Gelet op het algemeen belang dat gediend is met handhaving, zal in geval van overtreding van een wettelijk voorschrift het bestuursorgaan dat bevoegd is om met bestuursdwang of een last onder dwangsom op te treden, in de regel van deze bevoegdheid gebruik moeten maken. Slechts onder bijzondere omstandigheden mag van het bestuursorgaan worden gevergd, dit niet te doen. Dit kan zich voordoen indien concreet uitzicht op legalisatie bestaat. Voorts kan handhavend optreden zodanig onevenredig zijn in verhouding tot de daarmee te dienen belangen dat van optreden in die concrete situatie behoort te worden afgezien.
2.4. [appellant] betoogt voorts tevergeefs dat de rechtbank heeft miskend dat handhavend optreden zodanig onevenredig is in verhouding tot de daarmee te dienen belangen, dat het college van handhavend optreden behoorde af te zien, omdat de gevolgen van de opslag niet zodanig zijn dat deze handhavend optreden rechtvaardigen. [appellant] heeft geen bijzondere omstandigheden gesteld, op grond waarvan het college van handhavend optreden af moest zien, zodat, zoals hiervoor onder 2.3 is overwogen, het college van deze bevoegdheid gebruik dient te maken.
2.5. Het betoog van [appellant] inzake het gelijkheidsbeginsel is voor het eerst in hoger beroep aangevoerd.
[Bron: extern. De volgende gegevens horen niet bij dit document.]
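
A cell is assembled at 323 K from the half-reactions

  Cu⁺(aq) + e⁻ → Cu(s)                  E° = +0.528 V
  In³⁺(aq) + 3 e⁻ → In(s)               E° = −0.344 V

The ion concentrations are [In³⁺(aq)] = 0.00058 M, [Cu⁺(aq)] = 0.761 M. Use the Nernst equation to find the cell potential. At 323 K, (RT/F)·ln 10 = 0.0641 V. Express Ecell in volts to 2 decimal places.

+0.93 V

Since E°(Cu⁺/Cu) > E°(In³⁺/In), Cu⁺/Cu serves as the cathode.
The standard potential is +0.528 − (−0.344) = +0.872 V and the balanced reaction transfers n = 3 electrons.
The balanced reaction is 3 Cu⁺(aq) + In(s) → 3 Cu(s) + In³⁺(aq), so Q = [In³⁺(aq)] / [Cu⁺(aq)]^3 = 0.00132 and log Q = −2.881.
By the Nernst equation, E = +0.872 − (0.0641/3)·(−2.881) = +0.93 V.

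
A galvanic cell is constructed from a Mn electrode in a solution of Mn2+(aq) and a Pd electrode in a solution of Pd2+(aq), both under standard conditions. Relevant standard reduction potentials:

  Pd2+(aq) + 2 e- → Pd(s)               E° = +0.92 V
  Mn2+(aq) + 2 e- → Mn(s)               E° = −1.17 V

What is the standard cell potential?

+2.09 V

Of the two couples in this cell, the one with the more positive reduction potential is reduced at the cathode: here that is Pd²⁺/Pd (+0.92 V); Mn²⁺/Mn (−1.17 V) is the anode.
E°cell = E°(cathode) − E°(anode) = +0.92 − (−1.17) = +2.09 V.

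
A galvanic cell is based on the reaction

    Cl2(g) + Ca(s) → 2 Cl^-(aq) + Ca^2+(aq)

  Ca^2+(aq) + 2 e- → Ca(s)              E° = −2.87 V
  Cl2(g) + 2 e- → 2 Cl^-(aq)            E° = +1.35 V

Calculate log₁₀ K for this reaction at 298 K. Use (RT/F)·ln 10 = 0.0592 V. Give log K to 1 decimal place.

The Cl₂/Cl⁻ couple is reduced (cathode); E°cell = +1.35 − (−2.87) = +4.22 V with n = 2.
At equilibrium E = 0, so log K = nE°cell / 0.0592 = (2)(+4.22) / 0.0592 = 142.6.

log K = 142.6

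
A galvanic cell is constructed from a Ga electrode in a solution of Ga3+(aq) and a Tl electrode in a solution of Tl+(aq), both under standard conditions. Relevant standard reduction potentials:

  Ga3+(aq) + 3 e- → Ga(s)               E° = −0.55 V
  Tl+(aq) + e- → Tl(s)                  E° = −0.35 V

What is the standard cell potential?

The Tl⁺/Tl couple has the higher E°, so Tl ion is reduced (cathode) and Ga is oxidized (anode).
E°cell = E°(cathode) − E°(anode) = −0.35 − (−0.55) = +0.20 V.

+0.20 V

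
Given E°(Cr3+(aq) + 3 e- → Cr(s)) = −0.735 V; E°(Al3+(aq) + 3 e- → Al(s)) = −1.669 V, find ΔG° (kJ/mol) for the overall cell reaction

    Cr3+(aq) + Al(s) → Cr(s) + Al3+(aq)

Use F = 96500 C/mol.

In the reaction as written Cr3+(aq) is reduced, so the Cr³⁺/Cr couple is the cathode and Al³⁺/Al is the anode.
E°cell = −0.735 − (−1.669) = +0.934 V; balancing electrons gives n = 3.
ΔG° = −nFE°cell = −(3)(96500)(+0.934) J/mol = −270 kJ/mol.

−270 kJ/mol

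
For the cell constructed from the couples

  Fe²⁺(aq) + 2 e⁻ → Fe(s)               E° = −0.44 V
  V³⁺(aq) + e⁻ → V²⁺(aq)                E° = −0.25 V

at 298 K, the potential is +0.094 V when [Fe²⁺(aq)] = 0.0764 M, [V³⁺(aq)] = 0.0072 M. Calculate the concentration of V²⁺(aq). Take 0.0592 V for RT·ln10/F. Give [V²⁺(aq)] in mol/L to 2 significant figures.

1.1 M

V³⁺/V²⁺ is the cathode (higher E°); E°cell = −0.25 − (−0.44) = +0.19 V with n = 2.
From the Nernst equation, log Q = n(E° − E)/0.0592 = 2·(+0.19 − (+0.094))/0.0592 = 3.243.
The balanced reaction is 2 V³⁺(aq) + Fe(s) → 2 V²⁺(aq) + Fe²⁺(aq), so Q = ([V²⁺(aq)]^2·[Fe²⁺(aq)]) / [V³⁺(aq)]^2.
Substituting the known concentrations and solving, log [V²⁺(aq)] = 0.037 and [V²⁺(aq)] = 1.1 M.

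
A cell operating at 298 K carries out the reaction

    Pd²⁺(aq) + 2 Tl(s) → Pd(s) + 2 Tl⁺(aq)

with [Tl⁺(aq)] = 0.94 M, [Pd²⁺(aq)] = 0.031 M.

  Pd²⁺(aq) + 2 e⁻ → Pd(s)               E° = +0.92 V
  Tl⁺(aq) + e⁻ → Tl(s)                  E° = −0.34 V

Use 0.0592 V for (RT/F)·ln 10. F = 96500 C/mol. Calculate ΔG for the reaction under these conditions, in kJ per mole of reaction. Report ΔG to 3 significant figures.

−235 kJ/mol

With Pd²⁺/Pd reduced at the cathode, E°cell = +0.92 − (−0.34) = +1.26 V and n = 2.
Here Q = [Tl⁺(aq)]^2 / [Pd²⁺(aq)] = 28.5 (log Q = 1.455), giving E = +1.26 − (0.0592/2)·(1.455) = +1.2169 V.
Finally ΔG = −nFE = −(2)(96500 C/mol)(+1.2169 V) = −235 kJ/mol.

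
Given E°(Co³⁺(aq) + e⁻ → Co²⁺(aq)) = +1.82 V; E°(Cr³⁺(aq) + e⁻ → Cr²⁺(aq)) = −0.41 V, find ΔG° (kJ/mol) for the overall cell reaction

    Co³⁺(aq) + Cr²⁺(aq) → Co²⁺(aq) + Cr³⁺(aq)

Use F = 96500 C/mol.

−215 kJ/mol

In the reaction as written Co³⁺(aq) is reduced, so the Co³⁺/Co²⁺ couple is the cathode and Cr³⁺/Cr²⁺ is the anode.
E°cell = +1.82 − (−0.41) = +2.23 V; balancing electrons gives n = 1.
ΔG° = −nFE°cell = −(1)(96500)(+2.23) J/mol = −215 kJ/mol.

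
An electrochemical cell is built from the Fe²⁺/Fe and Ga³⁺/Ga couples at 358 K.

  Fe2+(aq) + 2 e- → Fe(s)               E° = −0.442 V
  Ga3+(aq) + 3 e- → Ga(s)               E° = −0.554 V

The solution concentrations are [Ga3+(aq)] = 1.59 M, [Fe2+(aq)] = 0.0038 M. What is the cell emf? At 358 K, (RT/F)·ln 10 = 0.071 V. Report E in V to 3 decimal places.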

Aangezien het hoger beroep is gericht tegen de aangevallen uitspraak, er geen reden is waarom [appellant] dit betoog niet reeds voor de rechtbank had kunnen aanvoeren en [appellant] dit gelet op de functie van het hoger beroep had behoren te doen, dient dit betoog buiten beschouwing te blijven.
2.6. Het betoog van [appellant] dat het college niet in redelijkheid de hoogte van de dwangsom heeft kunnen vaststellen, als het heeft gedaan, is louter een herhaling van hetgeen hij in beroep bij de rechtbank heeft aangevoerd. De rechtbank is op goede gronden tot het oordeel gekomen dat het college in redelijkheid de hoogte van de dwangsom heeft kunnen vaststellen als het heeft gedaan, zodat het betoog faalt.
2.7. Het hoger beroep is ongegrond. De aangevallen uitspraak dient te worden bevestigd.
2.8. Voor een proceskostenveroordeling bestaat geen aanleiding.
De Afdeling bestuursrechtspraak van de Raad van State
Recht doende in naam der Koningin:
bevestigt de aangevallen uitspraak.
Aldus vastgesteld door mr. S.F.M. Wortmann, lid van de enkelvoudige kamer, in tegenwoordigheid van mr. M.M. van Driel, ambtenaar van Staat.